| name | code-review-standards |
| description | Severity-tagged code review rubric (CRITICAL/HIGH/MEDIUM/LOW) used by the code-critic agent to produce APPROVE/WARN/BLOCK verdicts with evidence-backed findings |
| version | 1.0.0 |
| category | collaboration |
| author | Claude MPM Team |
| license | MIT |
| progressive_disclosure | {"entry_point":{"summary":"Severity-tagged checklist for code review. CRITICAL/HIGH block delivery; MEDIUM is flagged; LOW is noted. Critic outputs APPROVE (zero CRITICAL/HIGH), WARN (HIGH but no CRITICAL), or BLOCK (any CRITICAL). 80% confidence filter — don't manufacture findings.","when_to_use":"Loaded by the code-critic agent to apply structured review criteria. Also loaded by engineers for self-review before requesting a critic pass.","quick_start":"Apply checklist top-to-bottom (CRITICAL first). For each finding cite file+line, explain the problem, give the fix. Filter to >80% confidence. Output a verdict line + finding table."}} |
| context_limit | 700 |
| tags | ["code-review","quality","rubric","standards","verdict","severity"] |
| requires_tools | [] |
Code Review Standards
Purpose
This skill defines the structured, severity-tagged checklist the code-critic agent applies
when reviewing an implementation. Severity tagging makes review deterministic across
dispatches: PM and engineer both know exactly which findings block delivery and which are
advisory. Engineers may load it for self-review before requesting a critic pass.
The Severity-Tagged Checklist
CRITICAL (must fix — blocks delivery)
- No secrets, API keys, or credentials hardcoded
- No injection vectors (parameterized queries only; no unsafe shell/template interpolation)
- No arbitrary code execution paths (
eval, exec, unrestricted deserialization)
- Authentication/authorization not bypassable
- No data-loss or silent-corruption paths
HIGH (must fix — blocks delivery)
- Type hints / static types on public functions and classes; type checker passes clean
- Tests pass with zero failures; meaningful coverage on new code
- No bare
except, no swallowed errors, error cases handled explicitly
- No mutable default arguments, no unguarded global mutable state
- No synchronous I/O inside async functions; no N+1 query patterns
MEDIUM (flag, note in report, proceed)
- Functions reasonably small and single-purpose
- Hash maps used where nested loops would otherwise dominate complexity
- Async operations have explicit timeouts
- Docstrings on public methods; no stray
Any in production paths
LOW (note only)
- Formatter/linter clean (handled by tooling)
- Clear naming, no commented-out code, tidy imports
Verdict Protocol
First line of the critic response MUST be the verdict, followed by a finding table.
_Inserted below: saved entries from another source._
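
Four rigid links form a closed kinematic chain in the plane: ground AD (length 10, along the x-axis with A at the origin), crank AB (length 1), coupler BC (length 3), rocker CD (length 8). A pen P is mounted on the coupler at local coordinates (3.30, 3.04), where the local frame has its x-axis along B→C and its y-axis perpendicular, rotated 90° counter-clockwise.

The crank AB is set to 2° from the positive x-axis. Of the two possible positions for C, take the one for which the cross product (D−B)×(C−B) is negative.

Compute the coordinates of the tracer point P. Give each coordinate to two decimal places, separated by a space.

A=(0,0), D=(10.00,0)
B = A + 1.00·(cos2°, sin2°) = (0.9994, 0.0349)
|BD| = 9.0007
circle(B,3.00) ∩ circle(D,8.00): a=1.4450, h=2.6291
  candidates: C₊=(2.4546,2.6583) cross=23.663; C₋=(2.4342,-2.5997) cross=-23.663
  mode - wants cross < 0 → take C=(2.4342,-2.5997) (cross=-23.663)
ex = (C−B)/|BC| = (0.4783,-0.8782); ey = (0.8782,0.4783)
P = B + 3.30·ex + 3.04·ey = (5.2474,-1.4093)

5.25 -1.41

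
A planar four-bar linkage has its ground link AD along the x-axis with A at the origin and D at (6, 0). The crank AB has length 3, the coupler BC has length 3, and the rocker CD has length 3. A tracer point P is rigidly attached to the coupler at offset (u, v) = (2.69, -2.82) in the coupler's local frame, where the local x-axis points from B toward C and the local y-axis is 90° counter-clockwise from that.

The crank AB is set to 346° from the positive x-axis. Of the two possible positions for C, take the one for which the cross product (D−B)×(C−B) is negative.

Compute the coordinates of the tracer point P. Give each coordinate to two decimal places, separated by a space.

A=(0,0), D=(6.00,0)
B = A + 3.00·(cos346°, sin346°) = (2.9109, -0.7258)
|BD| = 3.1732
circle(B,3.00) ∩ circle(D,3.00): a=1.5866, h=2.5461
  candidates: C₊=(3.8731,2.1157) cross=8.079; C₋=(5.0378,-2.8415) cross=-8.079
  mode - wants cross < 0 → take C=(5.0378,-2.8415) (cross=-8.079)
ex = (C−B)/|BC| = (0.7090,-0.7052); ey = (0.7052,0.7090)
P = B + 2.69·ex + -2.82·ey = (2.8292,-4.6222)

2.83 -4.62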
| Verdict | Condition | PM Action |
|---|
| APPROVE | Zero CRITICAL, zero HIGH | Proceed to security review |
| WARN | Zero CRITICAL, one or more HIGH | Proceed, but log finding table to handoff |
| BLOCK | Any CRITICAL | Halt, surface findings to user, await direction |
Finding table columns: Severity | File | Line | Issue | Required Fix.
80% Confidence Filter
A clean review is a valid review — do not manufacture findings. Only report issues you are
80% confident are real problems. Below that threshold, raise the concern as a question in
the summary paragraph rather than as a table row. Each table finding must be actionable: the
engineer should be able to fix it without asking for clarification.